After performing an angioplasty, his doctor told Mr. Sprinkle to slow down, stop smoking and quit drinking. “The doctor said every night isn’t Saturday night anymore,” he quipped in his Almanac profile. For the rest of his nearly 20-year employment with the COURIER, Mr. Sprinkle confined his deliveries to local elementary schools and 2 Claremont retirement communities, an assignment still called “Jim’s Route.”
He heeded his doctor’s orders, quitting smoking and only sipping the occasional near-beer, all the while railing about its inferior taste. He never completely beat his renowned sweet tooth. Each year, he looked forward to a “birthday cake” provided by COURIER office manager Vickie Rosenberg, who always took pains to buy him his favorite dessert: an apple pie.
For many people, slowing down includes more time in front of the TV. Mr. Sprinkle, to the contrary, was proud of the fact that he never watched TV, a pursuit he felt made people lazy. He said he’d spent the better part of his life looking at the backside of a TV, and preferred to listen to the radio. Just like when he was a boy, he loved listening to ball games and Big Band music, and fiddling with his short-wave radio.
While he feigned cantankerousness, Mr. Sprinkle was also generous, helping many friends over the years by giving them a place to live while they got their lives on track.
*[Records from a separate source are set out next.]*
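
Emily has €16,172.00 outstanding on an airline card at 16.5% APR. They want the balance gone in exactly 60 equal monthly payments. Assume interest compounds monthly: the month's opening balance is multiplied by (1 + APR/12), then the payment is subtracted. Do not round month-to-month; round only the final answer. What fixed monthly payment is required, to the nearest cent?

€397.58

Monthly rate r = 16.5%/12 = 1.375% = 0.01375.
Level-payment amortization: P = B₀·r / (1 − (1+r)^(−n)) = 16172.00·0.01375 / (1 − 1.01375^(−60)).
Denominator 1 − (1+r)^(−60) = 0.559295011.
P = 222.365 / 0.559295011 ≈ 397.58.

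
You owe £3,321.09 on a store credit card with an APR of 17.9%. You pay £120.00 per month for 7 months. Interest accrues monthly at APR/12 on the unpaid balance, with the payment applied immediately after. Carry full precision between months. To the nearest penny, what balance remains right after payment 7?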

Even as he got older and faced health problems, Mr. Sprinkle kept his wit. When asked how he was doing, he’d answer, “Well, I woke up.”
Up until the end, Mr. Sprinkle loved to shoot the breeze more than anything, hearkening back to his COURIER days when, as Mr. Smith described, “If you were in the mood to talk, it was endless information. He loved that you wanted to hear it.”
While Mr. Sprinkle is no longer running his route, his memory remains firm with numerous COURIER staffers and alums as well as those who served him at his favorite haunt, The Village Grille.
“I don’t believe in no happy hunting grounds,” he used to say, but Ms. Rosenberg says she likes to imagine him in a better place.
“He was just a wonderful character who was full of stories: stories of the history of Claremont, stories about the families here—stories about everything.”